Quercus pseudoverticillata
- Conservation status: Critically Endangered (IUCN 3.1)

Scientific classification
- Kingdom: Plantae
- Clade: Embryophytes
- Clade: Tracheophytes
- Clade: Spermatophytes
- Clade: Angiosperms
- Clade: Eudicots
- Clade: Rosids
- Order: Fagales
- Family: Fagaceae
- Genus: Quercus
- Subgenus: Quercus subg. Cerris
- Section: Quercus sect. Cyclobalanopsis
- Species: Q. pseudoverticillata
- Binomial name: Quercus pseudoverticillata Soepadmo (1966)

= Quercus pseudoverticillata =

- Genus: Quercus
- Species: pseudoverticillata
- Authority: Soepadmo (1966)
- Conservation status: CR

Rare species of oak

Quercus pseudoverticillata is a rare species of oak in the family Fagaceae. It is endemic to Mount Kinabalu on Borneo.

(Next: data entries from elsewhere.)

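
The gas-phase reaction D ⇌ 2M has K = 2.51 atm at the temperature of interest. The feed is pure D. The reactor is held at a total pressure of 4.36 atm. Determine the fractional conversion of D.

X = 0.355

Let X = conversion of D (basis 1 mol D); extent of reaction ξ = X.
At extent ξ: n_D = 1 − X; n_M = 2X.
n_T = Σnᵢ = 1 + X.
Mole fractions y_i = n_i/n_T; K = p_M^2 / (p_D) with p_i = y_i·P.
Substituting and setting equal to 2.51 atm gives a polynomial in X; the root in (0,1) is X = 0.355.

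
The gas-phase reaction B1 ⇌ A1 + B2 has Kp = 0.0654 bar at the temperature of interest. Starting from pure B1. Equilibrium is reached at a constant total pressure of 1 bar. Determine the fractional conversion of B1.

X = 0.248

Basis: 1 mol B1 initially; let X = conversion of B1. Extent ξ = X.
Species balance: n_B1 = 1 − X; n_A1 = X; n_B2 = X.
Total moles n_T = 1 + X.
With p_i = (n_i/n_T)P, Kp = p_A1 p_B2 / (p_B1).
Substituting and setting equal to 0.0654 bar gives a polynomial in X; the root in (0,1) is X = 0.248.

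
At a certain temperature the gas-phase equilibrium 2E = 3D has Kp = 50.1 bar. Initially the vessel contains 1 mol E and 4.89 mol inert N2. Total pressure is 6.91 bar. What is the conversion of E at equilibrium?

Let X = conversion of E (basis 1 mol E); extent of reaction ξ = 0.5X.
Mole table: n_E = 1 − X; n_D = 1.5X; n_I = 4.89 (inert).
Summing: n_T = 5.89 + 0.5X.
y_i = n_i/n_T, p_i = y_i·P. Kp = p_D^3 / (p_E^2).
This yields a degree-3 equation in X; solving on (0,1), X = 0.804.

X = 0.804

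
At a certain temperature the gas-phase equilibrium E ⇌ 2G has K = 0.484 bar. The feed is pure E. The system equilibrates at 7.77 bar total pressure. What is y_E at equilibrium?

y_E = 0.780

Let X = conversion of E (basis 1 mol E); extent of reaction ξ = X.
At extent ξ: n_E = 1 − X; n_G = 2X.
n_T = Σnᵢ = 1 + X.
y_i = n_i/n_T, p_i = y_i·P. K = p_G^2 / (p_E).
Substituting and setting equal to 0.484 bar gives a polynomial in X; the root in (0,1) is X = 0.124.
Then n_E = 0.876, n_T = 1.12, so y_E = 0.780.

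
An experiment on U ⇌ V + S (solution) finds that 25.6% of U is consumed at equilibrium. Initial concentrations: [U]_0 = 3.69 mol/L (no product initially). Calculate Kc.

Let X = conversion of U.
Concentrations: [U] = 3.69 − 3.69X; [V] = 3.69X; [S] = 3.69X.
At X = 0.256: [U] = 2.75, [V] = 0.945, [S] = 0.945.
Kc = [V] [S] / ([U]) = 0.325 mol/L.

Kc = 0.325 mol/L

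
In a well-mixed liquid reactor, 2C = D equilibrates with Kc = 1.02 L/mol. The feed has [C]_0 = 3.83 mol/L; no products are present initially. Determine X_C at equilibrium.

Let X = conversion of C; extent ξ = 3.83X/2 mol/L.
Concentrations: [C] = 3.83 − 3.83X; [D] = 1.92X.
Kc = [D] / ([C]^2).
Equating to 1.02 L/mol: the physical root is X = 0.701.

X = 0.701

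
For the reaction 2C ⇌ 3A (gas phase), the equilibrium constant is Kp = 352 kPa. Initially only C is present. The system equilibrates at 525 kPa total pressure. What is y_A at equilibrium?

Take 1 mol C as basis and let X be its fractional conversion, so ξ = 0.5X.
Moles: n_C = 1 − X; n_A = 1.5X.
n_T = Σnᵢ = 1 + 0.5X.
y_i = n_i/n_T, p_i = y_i·P. Kp = p_A^3 / (p_C^2).
Equating to 352 kPa and solving on 0 < X < 1: X = 0.429.
Then n_A = 0.643, n_T = 1.21, so y_A = 0.529.

y_A = 0.529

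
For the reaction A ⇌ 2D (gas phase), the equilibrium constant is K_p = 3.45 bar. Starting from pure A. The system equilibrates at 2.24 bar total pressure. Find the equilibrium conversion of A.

X = 0.527

Let X = conversion of A (basis 1 mol A); extent of reaction ξ = X.
At extent ξ: n_A = 1 − X; n_D = 2X.
Summing: n_T = 1 + X.
Mole fractions y_i = n_i/n_T; K_p = p_D^2 / (p_A) with p_i = y_i·P.
Setting this equal to 3.45 bar and taking the physical root (0 < X < 1) gives X = 0.527.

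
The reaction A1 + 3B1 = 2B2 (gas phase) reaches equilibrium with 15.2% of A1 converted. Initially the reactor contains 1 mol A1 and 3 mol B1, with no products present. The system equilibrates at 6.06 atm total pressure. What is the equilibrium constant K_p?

Take 1 mol A1 as basis and let X be its fractional conversion, so ξ = X.
Species balance: n_A1 = 1 − X; n_B1 = 3 − 3X; n_B2 = 2X.
n_T = Σnᵢ = 4 − 2X.
At X = 0.152: n_A1 = 0.848, n_B1 = 2.54, n_B2 = 0.304, n_T = 3.7.
p_i = (n_i/n_T)·P. K_p = p_B2^2 / (p_A1 p_B1^3) = 0.00246 atm^-2.

K_p = 0.00246 atm^-2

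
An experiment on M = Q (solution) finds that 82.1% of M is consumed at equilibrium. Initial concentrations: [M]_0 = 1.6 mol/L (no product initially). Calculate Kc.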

Quercus pseudoverticillata is known from a single location on Mount Kinabalu, in Malaysia's Sabah state in northeastern Borneo. It lives in montane rain forest between 1,280 and 1,650 metres elevation.

The species' conservation status is assessed as Critically endangered. It is rare within its small range, and may be extinct.